Home Apparel market Missoula businesses fight ‘fast fashion’ and disposable clothing

Missoula businesses fight ‘fast fashion’ and disposable clothing

A woman looks at second-hand clothes offered at a thrift store in Missoula. (Current file Martin Kidston / Missoula)

The fashion industry has developed a business model of producing inexpensive clothing that is short lived, forcing consumers to buy more. In the United States, consumers’ fast fashion habits consume more clothes than in any other country.

The fashion industry thrives on this model, but it’s not so good for urban landfills.

In an effort to waste less, Missoulians are looking for ways to breathe new life into old clothes, and businesses are taking note. According to EPA data from 2018, about 70% of all clothing produced in a year will end up in a landfill. This equates to 9 million tonnes of clothing thrown away in the United States each year.

Much of the fault lies with the fashion industry. Over the past two decades, she has produced excessive amounts of inexpensive clothing that quickly goes out of style or just doesn’t last.

Consumers can make the difference in making the clothing industry more sustainable. When it comes to clothing, buy less, buy better, repair, recycle, and buy from responsible retailers can all help divert clothing from landfills.

Second-hand and resale clothing stores give lightly used clothing a second life and prevent it from going straight to the landfill. Second-hand clothing stores have become a big business in Missoula, with at least 15 different retailers located in the city.

Alice Wimett owns a restyled clothing exchange in Missoula and has been in business for nine years. Her store buys used clothes from the community and resells them.

“I think a lot of our customers are aware of the environmental impact and the added benefit of being more profitable,” said Wimett.

Thrift stores became much more popular last year when the pandemic hit, with many consumers being forced to cut spending. According to a 2021 report from online retailer Thread Up, 33 million consumers purchased second-hand clothing for the first time in 2020.

Second-hand stores allow consumers to shop in a more environmentally friendly way without breaking the bank.

“Our customers are looking for quality brands without the retail price,” said Wimett.

Tony Montoya opened Pink Elephant Exchange, a second-hand vintage clothing store in 2020. The store sources largely from the community of Missoula. Montoya said he often finds himself searching for clothes belonging to someone in their 60s or 60s to list them in his store.

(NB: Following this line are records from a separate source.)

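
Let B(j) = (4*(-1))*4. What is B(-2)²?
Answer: 256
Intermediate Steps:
B(j) = -16 (B(j) = -4*4 = -16)
B(-2)² = (-16)² = 256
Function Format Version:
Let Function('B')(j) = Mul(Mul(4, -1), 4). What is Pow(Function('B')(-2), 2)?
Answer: 256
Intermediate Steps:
Function('B')(j) = -16 (Function('B')(j) = Mul(-4, 4) = -16)
Pow(Function('B')(-2), 2) = Pow(-16, 2) = 256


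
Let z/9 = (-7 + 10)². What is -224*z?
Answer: -18144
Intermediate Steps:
z = 81 (z = 9*(-7 + 10)² = 9*3² = 9*9 = 81)
-224*z = -224*81 = -18144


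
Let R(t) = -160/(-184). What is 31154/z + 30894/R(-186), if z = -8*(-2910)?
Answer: 413562661/11640 ≈ 35529.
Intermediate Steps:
z = 23280
R(t) = 20/23 (R(t) = -160*(-1/184) = 20/23)
31154/z + 30894/R(-186) = 31154/23280 + 30894/(20/23) = 31154*(1/23280) + 30894*(23/20) = 15577/11640 + 355281/10 = 413562661/11640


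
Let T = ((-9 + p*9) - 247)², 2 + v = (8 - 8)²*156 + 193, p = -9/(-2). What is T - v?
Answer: 184997/4 ≈ 46249.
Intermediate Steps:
p = 9/2 (p = -9*(-½) = 9/2 ≈ 4.5000)
v = 191 (v = -2 + ((8 - 8)²*156 + 193) = -2 + (0²*156 + 193) = -2 + (0*156 + 193) = -2 + (0 + 193) = -2 + 193 = 191)
T = 185761/4 (T = ((-9 + (9/2)*9) - 247)² = ((-9 + 81/2) - 247)² = (63/2 - 247)² = (-431/2)² = 185761/4 ≈ 46440.)
T - v = 185761/4 - 1*191 = 185761/4 - 191 = 184997/4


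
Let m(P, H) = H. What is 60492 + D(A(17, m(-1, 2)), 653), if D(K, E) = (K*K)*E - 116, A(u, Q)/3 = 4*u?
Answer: 27235624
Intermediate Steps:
A(u, Q) = 12*u (A(u, Q) = 3*(4*u) = 12*u)
D(K, E) = -116 + E*K² (D(K, E) = K²*E - 116 = E*K² - 116 = -116 + E*K²)
60492 + D(A(17, m(-1, 2)), 653) = 60492 + (-116 + 653*(12*17)²) = 60492 + (-116 + 653*204²) = 60492 + (-116 + 653*41616) = 60492 + (-116 + 27175248) = 60492 + 27175132 = 27235624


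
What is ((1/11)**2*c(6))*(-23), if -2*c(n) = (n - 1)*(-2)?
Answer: -115/121 ≈ -0.95041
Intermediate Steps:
c(n) = -1 + n (c(n) = -(n - 1)*(-2)/2 = -(-1 + n)*(-2)/2 = -(2 - 2*n)/2 = -1 + n)
((1/11)**2*c(6))*(-23) = ((1/11)**2*(-1 + 6))*(-23) = ((1/11)**2*5)*(-23) = ((1/121)*5)*(-23) = (5/121)*(-23) = -115/121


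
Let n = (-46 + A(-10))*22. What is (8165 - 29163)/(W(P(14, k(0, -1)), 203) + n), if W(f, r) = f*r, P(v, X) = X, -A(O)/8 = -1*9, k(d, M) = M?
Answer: -20998/369 ≈ -56.905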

More and more people, especially the younger generations, are realizing the impact that excessive production of cheap and trendy clothes has on the environment. In 2014, the average consumer bought 60% more clothes than in 2000, but kept each garment half as long, according to the World Resources Institute.

Asked about his motivation for opening Pink Elephant Exchange, Montoya said: “We weren’t here to save the planet, but it has become that.”

So what happens when you have an unwanted hole in your favorite jeans or the zipper comes out of your winter jacket? Instead of throwing them away, you can take your damaged clothes to Merry Bobbins.

Bethany Ensluy has owned and operated Merry Bobbins for 10 years and does everything from alterations to custom tailoring.

“I mend, mend a lot of denim, I put a lot of zippers in the jackets in the winter,” Ensluy said.

Ensluy’s work area was strewn with various repairs. On the table was a pair of ripped crotch jeans, a bad spot for a hole, but an easy fix. Among the repairs completed was a denim jacket, brought in for a hole in the chest, and now sewn with the barely noticeable patchwork.

Repairing old clothes is a great way to extend the life of a part that might otherwise go to waste.

Re-wearing and buying used clothing is becoming the new normal as consumers shy away from fast fashion. The used clothing market is expected to double over the next 5 years, according to Thread Up’s 2021 resale report.